REDIRECTING COMMON YOGA CORRECTIONS AND ACKNOWLEDGING YOUR SPINE!
COMMON CORRECTION: Lift your sits bones upward and bend at the hips. Draw your torso out of your hips, gently round your spine and reach the crown of your head towards the floor.
REDIRECTING WITH SPINAL CONSCIOUSNESS — Begin with a question. “What part of my spine should I move to help draw my torso out of my hips (pelvis)?” All vertebrae need to be active, making space and moving towards flexion (rounding) during this pose. This movement can begin anywhere in the spine but we will start by solely focusing on the sacrum and lumbar vertebrae.
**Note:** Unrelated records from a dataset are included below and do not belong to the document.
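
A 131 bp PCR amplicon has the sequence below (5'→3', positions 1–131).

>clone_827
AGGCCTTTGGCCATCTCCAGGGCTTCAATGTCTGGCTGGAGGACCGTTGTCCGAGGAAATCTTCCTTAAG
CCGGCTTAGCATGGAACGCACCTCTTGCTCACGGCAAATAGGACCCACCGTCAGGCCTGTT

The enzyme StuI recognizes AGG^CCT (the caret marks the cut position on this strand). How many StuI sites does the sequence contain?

2

AGGCCT occurs starting at positions 1, 123.
StuI cuts at 2 sites.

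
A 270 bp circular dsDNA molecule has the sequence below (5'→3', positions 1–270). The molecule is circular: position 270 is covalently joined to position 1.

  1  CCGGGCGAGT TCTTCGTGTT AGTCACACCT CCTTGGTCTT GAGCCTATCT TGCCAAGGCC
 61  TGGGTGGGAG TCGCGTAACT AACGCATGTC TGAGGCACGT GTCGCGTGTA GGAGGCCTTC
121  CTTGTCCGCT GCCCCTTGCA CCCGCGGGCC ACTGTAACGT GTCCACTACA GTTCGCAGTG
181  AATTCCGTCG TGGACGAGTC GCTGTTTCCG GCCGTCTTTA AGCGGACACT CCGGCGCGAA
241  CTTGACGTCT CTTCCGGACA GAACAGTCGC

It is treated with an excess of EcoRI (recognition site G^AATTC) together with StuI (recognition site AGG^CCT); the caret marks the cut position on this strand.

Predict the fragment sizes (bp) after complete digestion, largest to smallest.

The EcoRI site (GAATTC) starts at position 180.
EcoRI cuts after the first base of each site, so after position 180.
StuI sites (AGGCCT) start at positions 56, 113.
StuI cuts after base 3 of each site, so after positions 58, 115.
Combined cut positions: 58, 115, 180.
Circular molecule, 3 cuts → 3 fragments:
  59–115 → 57 bp
  116–180 → 65 bp
  181–270 then 1–58 → 90 + 58 = 148 bp
Sorted largest to smallest: 148, 65, 57 bp.

148, 65, 57 bp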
While in your Forward Fold, consciously locate your sacrum and all five lumbar vertebrae. Take your time. With your skeletal vision, locate your sacrum and visualize it rounding and widening within your pelvis, upward towards the ceiling. Simultaneously, visualize all five lumbar vertebrae making space evenly and rounding up and away from each other towards the ceiling. Try to find an entire vertebra and see each one becoming higher than another, bringing your spine into flexion. Reach up and gently place one finger on the spinal process of the vertebrae you are trying to consciously connect to.